In an example calculation released by Kela, a single-parent Ukrainian family with two kids and no other income or assets can get about EUR 2,380 a month in social assistance, general housing allowance and child benefits. Kela does not release the total cost of benefits paid, but in case all of this group would apply for benefits, a rough calculation based on the population, age and gender distribution (assuming the group would form over 4000 families) would set the monthly bill at €9 – 10 million for Finnish taxpayers.
According to the latest statistics Kela has sent to Helsinki Times; Kela has made a total of 13,506 benefit determinations for Ukrainians between January 1 and June 30, 2023. In this time frame, 4,640 basic social assistance determinations have been made. However, more than one decision may have been given to one customer, so that number does not indicate the number of people who have received basic social assistance.

The benefits most commonly received by Ukrainians are housing allowance, basic social assistance and child benefit. In June 2023, altogether 2,649 Ukrainians received housing allowance and 1,901 Ukrainians received basic social assistance. These numbers include not only the person applying for the benefit but also people living in the same household, for example the applicants’ children.

When a person becomes entitled to social security coverage in Finland it means they’re eligible for the same Kela benefits as all other permanent residents. Kela’s operations and the amounts of the benefits are defined in Finnish law. The same laws apply for Ukrainians as any other people applying for Kela benefits.

Migri officials told Helsinki Times that most people fleeing the war in Ukraine are actually not in Finland as asylum seekers, Instead, they have been granted a residence permit based on the need for temporary protection. The temporary protection directive is an EU-wide measure which was triggered for the first time specifically and only for Ukrainians fleeing the war. This basically has given an express rout to benefits to Ukrainians only, as Kela usually does not pay benefits to asylum seekers while the application for asylum is being processed. A person’s entitlement for Kela benefits depends on the quality of residence permit and permanent residence in Finland. If a person is granted a residence permit in Finland, they are eligible for the same Kela benefits and other social security services as all other permanent residents.

Temporary protection can only be granted to Ukrainian citizens unable to return to Ukraine due to the ongoing war, including citizens of countries outside the European Union, citizens of countries not party to the Schengen Agreement, and stateless persons who had resided in Ukraine legally and whose return to the relevant country of origin safely and permanently is not possible. This category includes African students who were studying in Ukraine when the war broke out.

Also eligible are the family members of Ukrainian citizens and of those granted international protection or equivalent national protection in Ukraine, if the family ties were established in Ukraine before 24 February 2022 and the family member is not a citizen of a European Union Member State, a Nordic country, Liechtenstein, or Switzerland.
Family members do not need to apply at the same time.

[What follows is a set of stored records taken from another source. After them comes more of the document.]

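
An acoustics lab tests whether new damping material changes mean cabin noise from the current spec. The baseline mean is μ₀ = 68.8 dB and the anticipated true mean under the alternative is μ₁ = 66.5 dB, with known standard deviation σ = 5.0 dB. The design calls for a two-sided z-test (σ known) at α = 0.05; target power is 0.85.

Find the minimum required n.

n = 43

Standardized effect: d = |μ₁ − μ₀| / σ = |66.5 − 68.8| / 5.0 = 0.4600
For power 0.85 need Φ(δ − z_{0.025}) = 0.85, so δ = z_{0.025} + z_{0.15} = 1.960 + 1.036 = 2.996.
(For δ > 0 the lower-tail rejection region contributes negligibly to power, so the one-term inversion is standard.)
δ = d·√n ⇒ n = (δ/d)² = (2.996 / 0.4600)² = 42.43.
Rounding up, n = 43.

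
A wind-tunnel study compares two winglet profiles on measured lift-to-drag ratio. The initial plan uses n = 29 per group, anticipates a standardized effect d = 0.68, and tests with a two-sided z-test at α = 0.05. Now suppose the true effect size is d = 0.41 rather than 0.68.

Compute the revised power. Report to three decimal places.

Power ≈ 0.345

With d = 0.41: δ = d·√(n/2) = 0.41 × √(29/2) = 1.5612. Critical value z_{0.025} = 1.960.
Revised power = Φ(δ − 1.960) + Φ(−δ − 1.960) = Φ(-0.399) + Φ(-3.521) = 0.3450 + 0.0002 = 0.3453.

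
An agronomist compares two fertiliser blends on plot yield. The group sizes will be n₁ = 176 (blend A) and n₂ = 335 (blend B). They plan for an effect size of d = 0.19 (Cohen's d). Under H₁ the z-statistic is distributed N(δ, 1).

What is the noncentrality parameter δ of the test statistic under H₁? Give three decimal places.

δ ≈ 2.041

The noncentrality parameter scales effect size by the design's sample-size factor: δ = d / √(1/n₁ + 1/n₂) = 0.19 / √(1/176 + 1/335) = 2.0409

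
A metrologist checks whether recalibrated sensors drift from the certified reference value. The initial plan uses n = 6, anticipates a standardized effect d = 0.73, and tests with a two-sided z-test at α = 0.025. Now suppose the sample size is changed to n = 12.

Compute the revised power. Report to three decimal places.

With n = 12: δ = d·√n = 0.73 × √12 = 2.5288. Critical value z_{0.0125} = 2.241.
Revised power = Φ(δ − 2.241) + Φ(−δ − 2.241) = Φ(0.287) + Φ(-4.770) = 0.6131 + 0.0000 = 0.6131.

Power ≈ 0.613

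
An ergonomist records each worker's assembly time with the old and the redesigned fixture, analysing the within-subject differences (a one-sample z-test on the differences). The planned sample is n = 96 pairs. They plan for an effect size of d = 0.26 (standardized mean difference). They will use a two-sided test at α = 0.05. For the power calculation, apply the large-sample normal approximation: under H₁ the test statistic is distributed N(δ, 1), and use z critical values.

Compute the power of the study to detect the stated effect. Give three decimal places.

Noncentrality parameter: δ = d·√n = 0.26 × √96 = 2.5475
Critical value for a two-sided test at α = 0.05: z_{α/2} = 1.960.
Power = Φ(δ − 1.960) + Φ(−δ − 1.960) = Φ(0.588) + Φ(-4.507) = 0.7216 + 0.0000 = 0.7216.

Power ≈ 0.722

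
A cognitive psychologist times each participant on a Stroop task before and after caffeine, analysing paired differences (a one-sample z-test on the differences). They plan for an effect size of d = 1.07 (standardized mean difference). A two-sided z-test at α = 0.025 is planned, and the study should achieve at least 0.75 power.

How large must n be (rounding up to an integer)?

n = 8

For power 0.75 need Φ(δ − z_{0.0125}) = 0.75, so δ = z_{0.0125} + z_{0.25} = 2.241 + 0.674 = 2.916.
(Ignoring the negligible lower-tail rejection probability gives the usual closed-form inversion.)
δ = d·√n ⇒ n = (δ/d)² = (2.916 / 1.07)² = 7.43.
Round up to the next whole unit.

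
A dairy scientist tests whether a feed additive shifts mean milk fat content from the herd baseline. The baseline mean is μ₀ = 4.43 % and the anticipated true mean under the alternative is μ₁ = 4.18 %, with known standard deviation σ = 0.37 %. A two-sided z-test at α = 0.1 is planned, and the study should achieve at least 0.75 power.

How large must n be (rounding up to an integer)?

n = 12

Standardized effect: d = |μ₁ − μ₀| / σ = |4.18 − 4.43| / 0.37 = 0.6757
Set Φ(δ − 1.645) = 0.75; then δ − 1.645 = Φ⁻¹(0.75) = 0.674, giving δ = 2.319.
(Ignoring the negligible lower-tail rejection probability gives the usual closed-form inversion.)
δ = d·√n ⇒ n = (δ/d)² = (2.319 / 0.6757)² = 11.78.
Round up to the next whole unit.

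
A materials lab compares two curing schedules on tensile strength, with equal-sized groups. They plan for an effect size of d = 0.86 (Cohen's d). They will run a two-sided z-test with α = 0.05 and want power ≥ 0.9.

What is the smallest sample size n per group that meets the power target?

n = 29 per group

For power 0.9 need Φ(δ − z_{0.025}) = 0.9, so δ = z_{0.025} + z_{0.10} = 1.960 + 1.282 = 3.242.
(For δ > 0 the lower-tail rejection region contributes negligibly to power, so the one-term inversion is standard.)
δ = d·√(n/2) ⇒ n = 2(δ/d)² = 2 × (3.242 / 0.86)² = 28.41.
Round up to the next whole unit.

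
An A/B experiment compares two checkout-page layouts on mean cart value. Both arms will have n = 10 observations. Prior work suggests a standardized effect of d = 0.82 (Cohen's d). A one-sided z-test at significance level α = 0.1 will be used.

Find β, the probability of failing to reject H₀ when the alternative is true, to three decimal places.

β ≈ 0.290

Noncentrality parameter: δ = d·√(n/2) = 0.82 × √(10/2) = 1.8336
One-sided α = 0.1 → critical value z_{0.1} = 1.282.
Power = P(Z > 1.282 − δ) = Φ(0.552) = 0.7095.
Type II error: β = 1 − power = 1 − 0.7095 = 0.2905.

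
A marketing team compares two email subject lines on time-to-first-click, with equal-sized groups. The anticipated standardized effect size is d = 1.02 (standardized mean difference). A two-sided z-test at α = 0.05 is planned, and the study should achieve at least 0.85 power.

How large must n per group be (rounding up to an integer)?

n = 18 per group

For power 0.85 need Φ(δ − z_{0.025}) = 0.85, so δ = z_{0.025} + z_{0.15} = 1.960 + 1.036 = 2.996.
(For δ > 0 the lower-tail rejection region contributes negligibly to power, so the one-term inversion is standard.)
δ = d·√(n/2) ⇒ n = 2(δ/d)² = 2 × (2.996 / 1.02)² = 17.26.
Round up to the next whole unit.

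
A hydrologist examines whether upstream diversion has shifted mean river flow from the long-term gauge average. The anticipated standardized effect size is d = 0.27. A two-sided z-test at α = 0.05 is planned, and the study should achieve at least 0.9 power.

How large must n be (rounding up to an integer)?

n = 145

Set Φ(δ − 1.960) = 0.9; then δ − 1.960 = Φ⁻¹(0.9) = 1.282, giving δ = 3.242.
(The Φ(−δ − z_{α/2}) term is vanishingly small for δ > 0 and is dropped in the standard sample-size formula.)
δ = d·√n ⇒ n = (δ/d)² = (3.242 / 0.27)² = 144.13.
Round up to the next whole unit.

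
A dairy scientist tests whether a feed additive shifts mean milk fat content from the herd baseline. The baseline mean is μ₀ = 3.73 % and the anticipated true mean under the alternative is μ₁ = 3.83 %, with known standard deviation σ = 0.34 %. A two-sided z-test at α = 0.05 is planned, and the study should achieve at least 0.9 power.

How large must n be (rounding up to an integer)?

n = 122

Standardized effect: d = |μ₁ − μ₀| / σ = |3.83 − 3.73| / 0.34 = 0.2941
Set Φ(δ − 1.960) = 0.9; then δ − 1.960 = Φ⁻¹(0.9) = 1.282, giving δ = 3.242.
(Ignoring the negligible lower-tail rejection probability gives the usual closed-form inversion.)
δ = d·√n ⇒ n = (δ/d)² = (3.242 / 0.2941)² = 121.47.
Round up to the next whole unit.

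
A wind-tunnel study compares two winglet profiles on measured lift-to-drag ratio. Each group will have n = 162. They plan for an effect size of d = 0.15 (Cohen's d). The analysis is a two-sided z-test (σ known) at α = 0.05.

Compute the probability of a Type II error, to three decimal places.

Noncentrality parameter: δ = d·√(n/2) = 0.15 × √(162/2) = 1.3500
Two-sided α = 0.05 → critical value z_{0.025} = 1.960.
Power = Φ(δ − 1.960) + Φ(−δ − 1.960) = Φ(-0.610) + Φ(-3.310) = 0.2709 + 0.0005 = 0.2714.
Type II error: β = 1 − power = 1 − 0.2714 = 0.7286.

β ≈ 0.729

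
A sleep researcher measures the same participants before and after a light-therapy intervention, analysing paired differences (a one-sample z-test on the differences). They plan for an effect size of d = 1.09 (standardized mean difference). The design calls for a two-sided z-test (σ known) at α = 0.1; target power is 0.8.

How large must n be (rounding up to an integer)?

Set Φ(δ − 1.645) = 0.8; then δ − 1.645 = Φ⁻¹(0.8) = 0.842, giving δ = 2.486.
(For δ > 0 the lower-tail rejection region contributes negligibly to power, so the one-term inversion is standard.)
δ = d·√n ⇒ n = (δ/d)² = (2.486 / 1.09)² = 5.20.
Rounding up, n = 6.

n = 6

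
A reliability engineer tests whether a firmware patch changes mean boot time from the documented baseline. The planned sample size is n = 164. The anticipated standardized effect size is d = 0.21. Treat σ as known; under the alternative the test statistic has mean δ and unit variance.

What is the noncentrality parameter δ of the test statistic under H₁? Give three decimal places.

δ = d·√n = 0.21 × √164 = 2.6893

δ ≈ 2.689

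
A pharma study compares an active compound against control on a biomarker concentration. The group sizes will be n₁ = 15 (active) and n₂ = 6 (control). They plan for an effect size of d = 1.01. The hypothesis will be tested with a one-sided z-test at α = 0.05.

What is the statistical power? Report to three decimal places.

Power ≈ 0.672

Noncentrality parameter: δ = d / √(1/n₁ + 1/n₂) = 1.01 / √(1/15 + 1/6) = 2.0909
Critical value for a one-sided test at α = 0.05: z_α = 1.645.
Power = Φ(δ − 1.645) = Φ(0.446) = 0.6722.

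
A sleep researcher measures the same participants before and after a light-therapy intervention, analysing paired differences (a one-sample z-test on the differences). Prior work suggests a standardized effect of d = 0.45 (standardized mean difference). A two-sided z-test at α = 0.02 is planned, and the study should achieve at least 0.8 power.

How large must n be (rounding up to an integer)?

For power 0.8 need Φ(δ − z_{0.01}) = 0.8, so δ = z_{0.01} + z_{0.20} = 2.326 + 0.842 = 3.168.
(For δ > 0 the lower-tail rejection region contributes negligibly to power, so the one-term inversion is standard.)
δ = d·√n ⇒ n = (δ/d)² = (3.168 / 0.45)² = 49.56.
Round up to the next whole unit.

n = 50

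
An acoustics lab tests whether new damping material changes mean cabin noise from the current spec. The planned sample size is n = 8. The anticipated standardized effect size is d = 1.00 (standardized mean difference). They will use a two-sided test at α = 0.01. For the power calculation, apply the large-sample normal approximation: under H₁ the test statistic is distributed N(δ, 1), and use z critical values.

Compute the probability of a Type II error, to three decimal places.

Noncentrality parameter: δ = d·√n = 1.00 × √8 = 2.8284
Critical value for a two-sided test at α = 0.01: z_{α/2} = 2.576.
Power = Φ(δ − 2.576) + Φ(−δ − 2.576) = Φ(0.253) + Φ(-5.404) = 0.5997 + 0.0000 = 0.5997.
Type II error: β = 1 − power = 1 − 0.5997 = 0.4003.

β ≈ 0.400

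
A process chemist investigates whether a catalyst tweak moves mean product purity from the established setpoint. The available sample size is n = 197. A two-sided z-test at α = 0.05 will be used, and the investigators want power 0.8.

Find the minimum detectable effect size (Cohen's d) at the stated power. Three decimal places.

d ≈ 0.200

Required noncentrality: δ = z_{0.025} + z_{0.20} = 1.960 + 0.842 = 2.802.
(The second rejection-region term Φ(−δ − z_{α/2}) is negligible and dropped.)
δ = d·√n ⇒ d = δ/√n = 2.802/√197 = 0.1996.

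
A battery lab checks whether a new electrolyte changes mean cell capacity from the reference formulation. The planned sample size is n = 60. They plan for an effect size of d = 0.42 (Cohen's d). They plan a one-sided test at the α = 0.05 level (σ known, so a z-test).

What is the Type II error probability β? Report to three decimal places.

Noncentrality parameter: δ = d·√n = 0.42 × √60 = 3.2533
Critical value for a one-sided test at α = 0.05: z_α = 1.645.
Power = P(Z > 1.645 − δ) = Φ(1.608) = 0.9461.
Type II error: β = 1 − power = 1 − 0.9461 = 0.0539.

β ≈ 0.054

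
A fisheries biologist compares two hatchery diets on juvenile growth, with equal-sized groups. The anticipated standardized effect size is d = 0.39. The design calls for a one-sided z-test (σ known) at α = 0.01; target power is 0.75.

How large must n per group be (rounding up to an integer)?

Set Φ(δ − 2.326) = 0.75; then δ − 2.326 = Φ⁻¹(0.75) = 0.674, giving δ = 3.001.
δ = d·√(n/2) ⇒ n = 2(δ/d)² = 2 × (3.001 / 0.39)² = 118.41.
Rounding up, n = 119 per group.

n = 119 per group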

They can, for example, come to Finland later and apply for temporary protection then.
If the family member is a citizen of a European Union Member State, or a citizen of Liechtenstein or Switzerland, he or she can apply for EU registration.

According to Migri, The highest amount of applications from Ukrainians came in March of 2022 (14,409 applications) and the amount has been slowly declining since then. The first four months of 2023, the amount of applications has been around 2,000 applications per month.

48% of Ukrainians in Finland currently are living in a reception centers, 36% in private accommodation and 15% are living in accommodation provided by a municipality.